I watch smoke rise from the tip of my cigarette resting on the ashtray. Smoke is fleshy, you know. Like really fleshy. I didn't think that before. Smoke seemed ethereal, dancing with the slightest change in the air. But it's fleshy. Smoke is thick. It moves like a beautiful woman. Like Silka.
I vaped for a few years. It allowed me not to be a smoker. Self-delusion, I know. And vaping felt like a curse. A curse I couldn't drop from my hands.
Smoking now, feels like a gift. Not just the smoking part, but carrying a pouch of tobacco, rolling papers, filter tips and a lighter in my side bag. Rolling the tobacco, seeing it spill on my pants and letting the tip run out. It all feels precious. Maybe because within smoke, I found peace. Maybe because I discovered solitude in those moments I stepped outside, took a break from writing my book and gifted a filter tip to an Italian guy in need.

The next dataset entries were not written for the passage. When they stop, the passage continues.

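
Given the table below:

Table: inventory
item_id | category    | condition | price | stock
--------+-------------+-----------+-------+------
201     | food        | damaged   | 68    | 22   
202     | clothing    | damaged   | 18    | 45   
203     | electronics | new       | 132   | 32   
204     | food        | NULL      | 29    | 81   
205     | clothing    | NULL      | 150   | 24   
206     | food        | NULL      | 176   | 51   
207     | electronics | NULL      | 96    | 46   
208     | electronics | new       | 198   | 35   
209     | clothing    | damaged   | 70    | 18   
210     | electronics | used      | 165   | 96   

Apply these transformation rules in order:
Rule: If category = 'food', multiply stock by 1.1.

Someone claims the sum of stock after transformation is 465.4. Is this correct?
Yes, the result is correct.

Step 1: Calculate the correct sum after transformation
Step 2: Apply multiplier 1.1 to records where category = 'food'
Step 3: Correct result = 465.4
Step 4: Claimed result = 465.4
Step 5: 465.4 = 465.4 ✓
Conclusion: The claimed result is correct.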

Maybe this one is a self-delusion too. I couldn't care.
Maybe I met gods within that smoke. Heard them for the first time in smoke-filled silence. I'm happy to be deluded like that. If gods who turned me towards honesty, silence, faith and solitude are a part of my delusion, I'm faithfully deluded nowadays. I hope to stay deluded. Life is so precious once gods appear. Even pain is a gift with gods on my side. I learned to respect gods in the last three months. I learned to hear them in the words of others, divine faces gathered on the countenance of friends and strangers. I like living like this. It's all too precious. Like a gift from the sky.